3.8 A study on an augmented dataset

We have augmented the APTOS-19 dataset by changing the rotation range, width, and height shift range. The images have been horizontally flipped with a low shear and zoom range of 0.2 to keep the distinguishing features. We have done this to ensure that the model holds valid for a bigger dataset, thus being more general. Figure 7b depicts the cross-dataset’s testing results and mixed dataset scenarios. We use 29, 101 augmented images for five-class, and the highest training and validation accuracy obtained is \(99.91\%\) and \(75.50\%\), respectively. We tested the five-class model on 546 images and got a testing accuracy of \(74.73\%\). We have also extended our previous two-class cross-dataset, and mixed dataset models to the two-class augmented dataset. We use 21, 024 images from augmented APTOS for training on two classes. The number of images is lesser than five classes to balance the two types. The highest training and validation on the two-class augmented APTOS dataset is \(99.96\%\) and \(97.05\%\), respectively. For the mixed dataset, we have used 29, 009 for images. Additional 8000 images are augmented and collected from the different datasets mentioned in Fig. 7. Our curated dataset has \(70\%\) of the expanded APTOS dataset and \(30\%\) of the remaining un-augmented datasets. The process is similar to how we created a mixed dataset in the previous section except for the augmentation. The highest training and validation accuracies are \(99.92\%\) and \(91.43\%\), respectively. We see an opposite scenario when compared to training on an un-augmented APTOS. The mixed augmented dataset has not performed very well when compared to the cross-dataset. Augmenting the dataset changes the difference between images and decreases the separability between them. That is why creating a mixed dataset on such extended results further confuses the model, lowering the effects.
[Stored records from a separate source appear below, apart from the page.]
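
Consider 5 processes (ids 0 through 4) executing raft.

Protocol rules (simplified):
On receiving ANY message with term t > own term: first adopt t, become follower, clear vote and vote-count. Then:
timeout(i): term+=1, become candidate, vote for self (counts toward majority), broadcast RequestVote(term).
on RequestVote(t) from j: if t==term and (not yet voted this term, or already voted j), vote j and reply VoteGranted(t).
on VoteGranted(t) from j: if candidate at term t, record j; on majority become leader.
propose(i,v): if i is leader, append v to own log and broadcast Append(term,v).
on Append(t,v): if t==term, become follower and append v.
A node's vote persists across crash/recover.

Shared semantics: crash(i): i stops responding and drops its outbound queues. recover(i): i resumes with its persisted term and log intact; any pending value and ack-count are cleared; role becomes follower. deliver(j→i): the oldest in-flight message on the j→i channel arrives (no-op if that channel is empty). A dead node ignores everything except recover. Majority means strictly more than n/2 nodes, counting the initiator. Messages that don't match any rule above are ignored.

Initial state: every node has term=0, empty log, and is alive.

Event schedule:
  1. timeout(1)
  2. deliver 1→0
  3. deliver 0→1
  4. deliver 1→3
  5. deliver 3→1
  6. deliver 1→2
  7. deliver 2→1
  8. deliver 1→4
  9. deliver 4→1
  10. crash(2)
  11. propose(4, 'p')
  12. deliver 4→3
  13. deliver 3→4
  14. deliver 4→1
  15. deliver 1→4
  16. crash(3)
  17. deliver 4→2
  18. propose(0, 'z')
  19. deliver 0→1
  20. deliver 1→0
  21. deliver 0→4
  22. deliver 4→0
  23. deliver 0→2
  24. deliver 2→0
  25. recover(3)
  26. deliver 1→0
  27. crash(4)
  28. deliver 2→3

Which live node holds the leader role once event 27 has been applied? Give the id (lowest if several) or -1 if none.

after 1 — timeout(1): n1:cand/t1/[-]
after 2 — deliver 1→0: n0:foll/t1/[-]
after 3 — deliver 0→1: ·
after 4 — deliver 1→3: n3:foll/t1/[-]
after 5 — deliver 3→1: n1:lead/t1/[-]
after 6 — deliver 1→2: n2:foll/t1/[-]
after 7 — deliver 2→1: ·
after 8 — deliver 1→4: n4:foll/t1/[-]
after 9 — deliver 4→1: ·
after 10 — crash(2): n2:✗foll/t1/[-]
after 11 — propose(4,'p'): ·
after 12 — deliver 4→3: ·
after 13 — deliver 3→4: ·
after 14 — deliver 4→1: ·
after 15 — deliver 1→4: ·
after 16 — crash(3): n3:✗foll/t1/[-]
after 17 — deliver 4→2: ·
after 18 — propose(0,'z'): ·
after 19 — deliver 0→1: ·
after 20 — deliver 1→0: ·
after 21 — deliver 0→4: ·
after 22 — deliver 4→0: ·
after 23 — deliver 0→2: ·
after 24 — deliver 2→0: ·
after 25 — recover(3): n3:foll/t1/[-]
after 26 — deliver 1→0: ·
after 27 — crash(4): n4:✗foll/t1/[-]

1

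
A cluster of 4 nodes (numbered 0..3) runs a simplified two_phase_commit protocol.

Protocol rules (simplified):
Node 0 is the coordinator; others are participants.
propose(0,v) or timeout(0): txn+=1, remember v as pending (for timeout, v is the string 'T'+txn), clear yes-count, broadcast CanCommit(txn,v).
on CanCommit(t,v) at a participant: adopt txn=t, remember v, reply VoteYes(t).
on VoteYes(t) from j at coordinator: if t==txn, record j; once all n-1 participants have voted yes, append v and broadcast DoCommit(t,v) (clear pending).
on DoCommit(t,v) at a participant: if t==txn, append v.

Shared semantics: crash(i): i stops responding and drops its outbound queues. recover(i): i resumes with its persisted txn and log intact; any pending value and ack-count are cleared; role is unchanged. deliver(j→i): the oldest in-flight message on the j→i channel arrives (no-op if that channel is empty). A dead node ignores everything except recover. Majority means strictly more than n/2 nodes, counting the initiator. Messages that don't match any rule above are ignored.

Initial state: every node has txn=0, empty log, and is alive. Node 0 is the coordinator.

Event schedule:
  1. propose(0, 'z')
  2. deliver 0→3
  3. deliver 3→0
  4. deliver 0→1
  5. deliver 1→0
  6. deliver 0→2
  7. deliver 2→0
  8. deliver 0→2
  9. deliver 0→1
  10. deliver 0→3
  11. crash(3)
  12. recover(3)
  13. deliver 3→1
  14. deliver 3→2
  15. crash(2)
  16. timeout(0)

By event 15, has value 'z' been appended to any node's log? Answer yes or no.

[1] propose(0,'z') → N0(coor t1 [-])
[2] deliver 0→3 → N3(part t1 [-])
[3] deliver 3→0 → ∅
[4] deliver 0→1 → N1(part t1 [-])
[5] deliver 1→0 → ∅
[6] deliver 0→2 → N2(part t1 [-])
[7] deliver 2→0 → N0(coor t1 [z])
[8] deliver 0→2 → N2(part t1 [z])
[9] deliver 0→1 → N1(part t1 [z])
[10] deliver 0→3 → N3(part t1 [z])
[11] crash(3) → N3(✗part t1 [z])
[12] recover(3) → N3(part t1 [z])
[13] deliver 3→1 → ∅
[14] deliver 3→2 → ∅
[15] crash(2) → N2(✗part t1 [z])

yes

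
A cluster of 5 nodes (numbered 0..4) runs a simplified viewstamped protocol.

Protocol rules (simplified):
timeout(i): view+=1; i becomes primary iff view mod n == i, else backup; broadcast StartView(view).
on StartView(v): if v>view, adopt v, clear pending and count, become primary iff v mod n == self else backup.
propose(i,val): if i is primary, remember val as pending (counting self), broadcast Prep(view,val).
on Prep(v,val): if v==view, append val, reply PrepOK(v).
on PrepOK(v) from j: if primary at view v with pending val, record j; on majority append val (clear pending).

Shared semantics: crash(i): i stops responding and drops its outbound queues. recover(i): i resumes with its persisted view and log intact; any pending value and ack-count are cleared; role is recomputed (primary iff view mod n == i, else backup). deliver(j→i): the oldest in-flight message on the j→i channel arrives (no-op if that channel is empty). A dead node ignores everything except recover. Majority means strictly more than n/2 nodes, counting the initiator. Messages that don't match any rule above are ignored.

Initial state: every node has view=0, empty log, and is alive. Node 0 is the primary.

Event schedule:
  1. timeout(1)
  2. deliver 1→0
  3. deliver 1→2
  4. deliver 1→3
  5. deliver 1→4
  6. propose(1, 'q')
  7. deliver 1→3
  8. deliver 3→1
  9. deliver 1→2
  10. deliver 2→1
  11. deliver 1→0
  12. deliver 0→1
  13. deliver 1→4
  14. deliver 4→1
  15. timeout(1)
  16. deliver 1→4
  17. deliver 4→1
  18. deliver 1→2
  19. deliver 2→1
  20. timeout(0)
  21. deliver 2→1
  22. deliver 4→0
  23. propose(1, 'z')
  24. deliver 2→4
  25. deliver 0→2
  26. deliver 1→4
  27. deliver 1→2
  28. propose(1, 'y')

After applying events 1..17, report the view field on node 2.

1

[1] timeout(1) → N1(prim v1 [-])
[2] deliver 1→0 → N0(back v1 [-])
[3] deliver 1→2 → N2(back v1 [-])
[4] deliver 1→3 → N3(back v1 [-])
[5] deliver 1→4 → N4(back v1 [-])
[6] propose(1,'q') → ∅
[7] deliver 1→3 → N3(back v1 [q])
[8] deliver 3→1 → ∅
[9] deliver 1→2 → N2(back v1 [q])
[10] deliver 2→1 → N1(prim v1 [q])
[11] deliver 1→0 → N0(back v1 [q])
[12] deliver 0→1 → ∅
[13] deliver 1→4 → N4(back v1 [q])
[14] deliver 4→1 → ∅
[15] timeout(1) → N1(back v2 [q])
[16] deliver 1→4 → N4(back v2 [q])
[17] deliver 4→1 → ∅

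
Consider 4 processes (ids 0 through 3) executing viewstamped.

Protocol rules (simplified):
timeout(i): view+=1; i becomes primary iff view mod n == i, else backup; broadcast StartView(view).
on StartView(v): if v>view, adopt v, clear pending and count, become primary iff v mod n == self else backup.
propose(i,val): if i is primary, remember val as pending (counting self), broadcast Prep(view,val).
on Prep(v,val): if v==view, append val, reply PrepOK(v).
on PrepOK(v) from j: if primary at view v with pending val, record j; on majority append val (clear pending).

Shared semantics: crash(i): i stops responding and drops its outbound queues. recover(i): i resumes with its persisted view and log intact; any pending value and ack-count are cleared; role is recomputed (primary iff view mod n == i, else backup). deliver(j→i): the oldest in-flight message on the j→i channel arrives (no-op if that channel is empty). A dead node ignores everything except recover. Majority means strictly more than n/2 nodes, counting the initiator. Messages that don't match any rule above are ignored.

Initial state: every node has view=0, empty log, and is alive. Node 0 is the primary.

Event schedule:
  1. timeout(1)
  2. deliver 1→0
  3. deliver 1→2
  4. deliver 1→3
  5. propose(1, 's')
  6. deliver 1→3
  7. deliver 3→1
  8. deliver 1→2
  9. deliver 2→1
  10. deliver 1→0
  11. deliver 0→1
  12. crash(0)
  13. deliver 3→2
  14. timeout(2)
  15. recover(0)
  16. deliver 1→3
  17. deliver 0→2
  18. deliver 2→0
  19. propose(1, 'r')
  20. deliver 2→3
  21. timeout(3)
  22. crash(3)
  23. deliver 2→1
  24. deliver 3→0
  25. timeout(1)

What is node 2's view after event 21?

after 1 — timeout(1): n1:prim/v1/[-]
after 2 — deliver 1→0: n0:back/v1/[-]
after 3 — deliver 1→2: n2:back/v1/[-]
after 4 — deliver 1→3: n3:back/v1/[-]
after 5 — propose(1,'s'): ·
after 6 — deliver 1→3: n3:back/v1/[s]
after 7 — deliver 3→1: ·
after 8 — deliver 1→2: n2:back/v1/[s]
after 9 — deliver 2→1: n1:prim/v1/[s]
after 10 — deliver 1→0: n0:back/v1/[s]
after 11 — deliver 0→1: ·
after 12 — crash(0): n0:✗back/v1/[s]
after 13 — deliver 3→2: ·
after 14 — timeout(2): n2:prim/v2/[s]
after 15 — recover(0): n0:back/v1/[s]
after 16 — deliver 1→3: ·
after 17 — deliver 0→2: ·
after 18 — deliver 2→0: n0:back/v2/[s]
after 19 — propose(1,'r'): ·
after 20 — deliver 2→3: n3:back/v2/[s]
after 21 — timeout(3): n3:prim/v3/[s]

2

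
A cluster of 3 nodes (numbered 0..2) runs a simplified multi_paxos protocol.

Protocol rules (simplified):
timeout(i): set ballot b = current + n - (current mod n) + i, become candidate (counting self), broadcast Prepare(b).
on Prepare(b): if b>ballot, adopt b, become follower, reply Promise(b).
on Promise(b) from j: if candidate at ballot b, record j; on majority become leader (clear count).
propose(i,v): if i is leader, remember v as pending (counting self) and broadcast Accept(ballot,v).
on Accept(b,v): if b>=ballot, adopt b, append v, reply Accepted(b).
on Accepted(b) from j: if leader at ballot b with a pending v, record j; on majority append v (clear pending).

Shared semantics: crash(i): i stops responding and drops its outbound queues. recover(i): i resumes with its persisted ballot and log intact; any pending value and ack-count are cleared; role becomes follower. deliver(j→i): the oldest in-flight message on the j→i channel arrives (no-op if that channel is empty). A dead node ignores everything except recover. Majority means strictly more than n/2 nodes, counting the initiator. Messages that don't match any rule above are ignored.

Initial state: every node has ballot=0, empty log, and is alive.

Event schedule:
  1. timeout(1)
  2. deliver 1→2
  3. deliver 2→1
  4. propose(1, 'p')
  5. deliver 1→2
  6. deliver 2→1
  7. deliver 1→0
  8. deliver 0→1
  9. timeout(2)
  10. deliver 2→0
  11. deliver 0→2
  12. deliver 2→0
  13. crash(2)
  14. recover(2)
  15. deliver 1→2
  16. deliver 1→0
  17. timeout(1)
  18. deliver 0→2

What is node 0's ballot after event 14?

8

e1 timeout(1): 1[cand,b=4,-]
e2 deliver 1→2: 2[foll,b=4,-]
e3 deliver 2→1: 1[lead,b=4,-]
e4 propose(1,'p'): ·
e5 deliver 1→2: 2[foll,b=4,p]
e6 deliver 2→1: 1[lead,b=4,p]
e7 deliver 1→0: 0[foll,b=4,-]
e8 deliver 0→1: ·
e9 timeout(2): 2[cand,b=8,p]
e10 deliver 2→0: 0[foll,b=8,-]
e11 deliver 0→2: 2[lead,b=8,p]
e12 deliver 2→0: ·
e13 crash(2): 2[✗lead,b=8,p]
e14 recover(2): 2[foll,b=8,p]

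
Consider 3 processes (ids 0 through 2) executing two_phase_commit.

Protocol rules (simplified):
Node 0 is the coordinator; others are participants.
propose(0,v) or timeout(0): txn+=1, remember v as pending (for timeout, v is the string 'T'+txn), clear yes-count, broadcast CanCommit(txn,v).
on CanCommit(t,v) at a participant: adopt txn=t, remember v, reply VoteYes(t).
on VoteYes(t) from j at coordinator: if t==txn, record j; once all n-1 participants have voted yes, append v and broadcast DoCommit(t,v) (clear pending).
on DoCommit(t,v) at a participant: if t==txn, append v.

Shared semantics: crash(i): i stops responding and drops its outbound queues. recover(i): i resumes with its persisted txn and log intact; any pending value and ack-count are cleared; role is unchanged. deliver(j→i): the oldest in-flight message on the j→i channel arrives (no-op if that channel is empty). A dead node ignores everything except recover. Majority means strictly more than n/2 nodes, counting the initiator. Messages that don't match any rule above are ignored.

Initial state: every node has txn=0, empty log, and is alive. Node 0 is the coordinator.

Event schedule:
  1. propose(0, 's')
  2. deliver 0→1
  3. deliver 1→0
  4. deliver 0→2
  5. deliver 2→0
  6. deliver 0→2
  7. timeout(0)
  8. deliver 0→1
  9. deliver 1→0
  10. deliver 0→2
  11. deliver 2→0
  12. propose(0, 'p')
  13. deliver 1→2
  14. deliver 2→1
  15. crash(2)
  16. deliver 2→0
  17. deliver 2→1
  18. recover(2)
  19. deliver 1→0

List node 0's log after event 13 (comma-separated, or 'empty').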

3.9 Statistical significance test

We followed the two-proportion Z-test to justify whether the differences between different algorithms (and their variants) are essential in the statistical sense. Here, the proportion means that the average percentage accuracy of DRISTI across the dataset. The null hypothesis for the test is that the proportions are the same, while the alternative hypothesis is that the proportions are not the same. In our experiments, we have considered an alpha level of \(5\%\). The Z-score obtained in our case is 7.68. Comparing the calculated Z-score with the table Z-score (1.96) shows Z-score is larger. Hence, we rejected the null hypothesis and claim that DRISTI has significantly better performance over others.

4 Conclusion

This paper presents DRISTI, a combination of VGG16 and capsule networks, to classify DR from retinal images. DRISTI performs with an overall validation accuracy of \(82.06\%\) and testing accuracy of \(75.81\%\) for five-class and \(96.24\%\) validation accuracy and \(95.50\%\) testing accuracy for two-class classification. The experiment also shows that our classification system can assist the oculist in diagnosing DR accurately with more speed and could potentially boost DR patients’ screening rate. The dataset that we have used for our experiment was unbalanced for the class distribution. If we use an improved dataset, then the results can be improved. We have also done testing on a cross-dataset to show that our model is robust for unknown data.